UNE DEFINITION RIGOUREUSE
La définition mathématiquement rigoureuse du mouvement brownien sera formalisée parle mathématicien Norbert Wiener en 1923. Il construit pour cela une mesure de probabilité sur l’espace des fonctions continues possédant trois propriétés caractéristiques : l’indépendance de certaines variables, une distribution particulière et une propriété de continuité. Il démontre ainsi mathématiquement l’existence du mouvement brownien. Dix ans plus tard, le mathématicien Paul Lévy démontrera que le mouvement brownien est un cas particulier de martingale continue, fournissant ainsi une définition abstraite de ce mouvement.
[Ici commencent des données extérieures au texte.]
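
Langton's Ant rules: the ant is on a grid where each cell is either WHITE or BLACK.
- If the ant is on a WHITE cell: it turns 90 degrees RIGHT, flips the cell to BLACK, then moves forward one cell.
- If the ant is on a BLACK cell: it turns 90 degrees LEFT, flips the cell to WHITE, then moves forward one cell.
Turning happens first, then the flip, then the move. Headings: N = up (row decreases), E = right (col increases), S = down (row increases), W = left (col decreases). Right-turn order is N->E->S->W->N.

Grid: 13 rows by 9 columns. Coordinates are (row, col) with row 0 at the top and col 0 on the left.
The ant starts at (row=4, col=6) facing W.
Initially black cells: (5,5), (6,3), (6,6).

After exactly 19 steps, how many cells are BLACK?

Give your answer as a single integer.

Step 1: on WHITE (4,6): turn R to N, flip to black, move to (3,6). |black|=4
Step 2: on WHITE (3,6): turn R to E, flip to black, move to (3,7). |black|=5
Step 3: on WHITE (3,7): turn R to S, flip to black, move to (4,7). |black|=6
Step 4: on WHITE (4,7): turn R to W, flip to black, move to (4,6). |black|=7
Step 5: on BLACK (4,6): turn L to S, flip to white, move to (5,6). |black|=6
Step 6: on WHITE (5,6): turn R to W, flip to black, move to (5,5). |black|=7
Step 7: on BLACK (5,5): turn L to S, flip to white, move to (6,5). |black|=6
Step 8: on WHITE (6,5): turn R to W, flip to black, move to (6,4). |black|=7
Step 9: on WHITE (6,4): turn R to N, flip to black, move to (5,4). |black|=8
Step 10: on WHITE (5,4): turn R to E, flip to black, move to (5,5). |black|=9
Step 11: on WHITE (5,5): turn R to S, flip to black, move to (6,5). |black|=10
Step 12: on BLACK (6,5): turn L to E, flip to white, move to (6,6). |black|=9
Step 13: on BLACK (6,6): turn L to N, flip to white, move to (5,6). |black|=8
Step 14: on BLACK (5,6): turn L to W, flip to white, move to (5,5). |black|=7
Step 15: on BLACK (5,5): turn L to S, flip to white, move to (6,5). |black|=6
Step 16: on WHITE (6,5): turn R to W, flip to black, move to (6,4). |black|=7
Step 17: on BLACK (6,4): turn L to S, flip to white, move to (7,4). |black|=6
Step 18: on WHITE (7,4): turn R to W, flip to black, move to (7,3). |black|=7
Step 19: on WHITE (7,3): turn R to N, flip to black, move to (6,3). |black|=8

Answer: 8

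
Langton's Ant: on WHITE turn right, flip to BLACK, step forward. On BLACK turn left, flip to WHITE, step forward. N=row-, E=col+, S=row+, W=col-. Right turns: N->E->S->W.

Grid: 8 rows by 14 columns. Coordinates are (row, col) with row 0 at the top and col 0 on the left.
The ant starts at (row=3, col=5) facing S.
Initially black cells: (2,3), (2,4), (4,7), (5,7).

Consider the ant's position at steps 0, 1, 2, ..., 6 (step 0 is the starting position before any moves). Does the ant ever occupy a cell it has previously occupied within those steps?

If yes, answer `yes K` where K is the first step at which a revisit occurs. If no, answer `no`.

Answer: no

Derivation:
Step 1: on WHITE (3,5): turn R to W, flip to black, move to (3,4). |black|=5 — new cell
Step 2: on WHITE (3,4): turn R to N, flip to black, move to (2,4). |black|=6 — new cell
Step 3: on BLACK (2,4): turn L to W, flip to white, move to (2,3). |black|=5 — new cell
Step 4: on BLACK (2,3): turn L to S, flip to white, move to (3,3). |black|=4 — new cell
Step 5: on WHITE (3,3): turn R to W, flip to black, move to (3,2). |black|=5 — new cell
Step 6: on WHITE (3,2): turn R to N, flip to black, move to (2,2). |black|=6 — new cell
No revisit within 6 steps.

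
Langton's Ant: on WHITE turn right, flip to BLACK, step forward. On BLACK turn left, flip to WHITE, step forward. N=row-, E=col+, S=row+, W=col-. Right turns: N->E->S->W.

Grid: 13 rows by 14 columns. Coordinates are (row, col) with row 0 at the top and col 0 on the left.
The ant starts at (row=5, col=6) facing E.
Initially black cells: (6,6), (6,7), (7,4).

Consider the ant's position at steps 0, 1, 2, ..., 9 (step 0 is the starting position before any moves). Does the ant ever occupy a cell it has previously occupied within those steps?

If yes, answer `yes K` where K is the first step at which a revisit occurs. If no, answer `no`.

Answer: yes 6

Derivation:
Step 1: on WHITE (5,6): turn R to S, flip to black, move to (6,6). |black|=4 — new cell
Step 2: on BLACK (6,6): turn L to E, flip to white, move to (6,7). |black|=3 — new cell
Step 3: on BLACK (6,7): turn L to N, flip to white, move to (5,7). |black|=2 — new cell
Step 4: on WHITE (5,7): turn R to E, flip to black, move to (5,8). |black|=3 — new cell
Step 5: on WHITE (5,8): turn R to S, flip to black, move to (6,8). |black|=4 — new cell
Step 6: on WHITE (6,8): turn R to W, flip to black, move to (6,7). |black|=5 — REVISIT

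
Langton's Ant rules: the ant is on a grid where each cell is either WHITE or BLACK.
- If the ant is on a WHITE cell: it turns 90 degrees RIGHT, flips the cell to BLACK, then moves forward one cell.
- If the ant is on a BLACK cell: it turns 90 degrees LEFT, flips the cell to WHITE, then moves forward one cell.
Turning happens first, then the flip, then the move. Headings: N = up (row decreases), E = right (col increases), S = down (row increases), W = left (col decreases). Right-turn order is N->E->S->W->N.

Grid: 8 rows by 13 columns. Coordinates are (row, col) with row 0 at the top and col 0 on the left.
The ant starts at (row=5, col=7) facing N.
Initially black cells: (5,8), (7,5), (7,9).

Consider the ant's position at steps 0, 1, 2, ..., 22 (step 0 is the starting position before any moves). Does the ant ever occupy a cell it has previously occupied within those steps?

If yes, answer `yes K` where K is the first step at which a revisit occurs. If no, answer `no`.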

Il poursuivra son étude en s’intéressant aux propriétés des trajectoires apparaissant lors de ce mouvement. Depuis cette date, des études extrêmement fines du mouvement brownien ont vu le jour (notamment celles d’Itô) et son rôle essentiel dans de nombreux phénomènes, aussi bien en physique qu’en biologie ou en finance, en a fait un outil indispensable dans le monde scientifique.
EN RÉSUMÉ
L’histoire du mouvement brownien remonte à 1827 avec l’observation du mouvement irrégulier des particules de pollen en suspension dans l’eau. Il faudra attendre le début du xxe siècle pour que le mouvement brownien soit bien compris, notamment grâce aux travaux d’Einstein en 1905. C’est finalement le mathématicien Norbert Wiener qui en donne la première définition mathématique rigoureuse en 1923. Depuis, des études de plus en plus fines ont vu le jour et le mouvement brownien est devenu un outil central de la théorie des probabilités.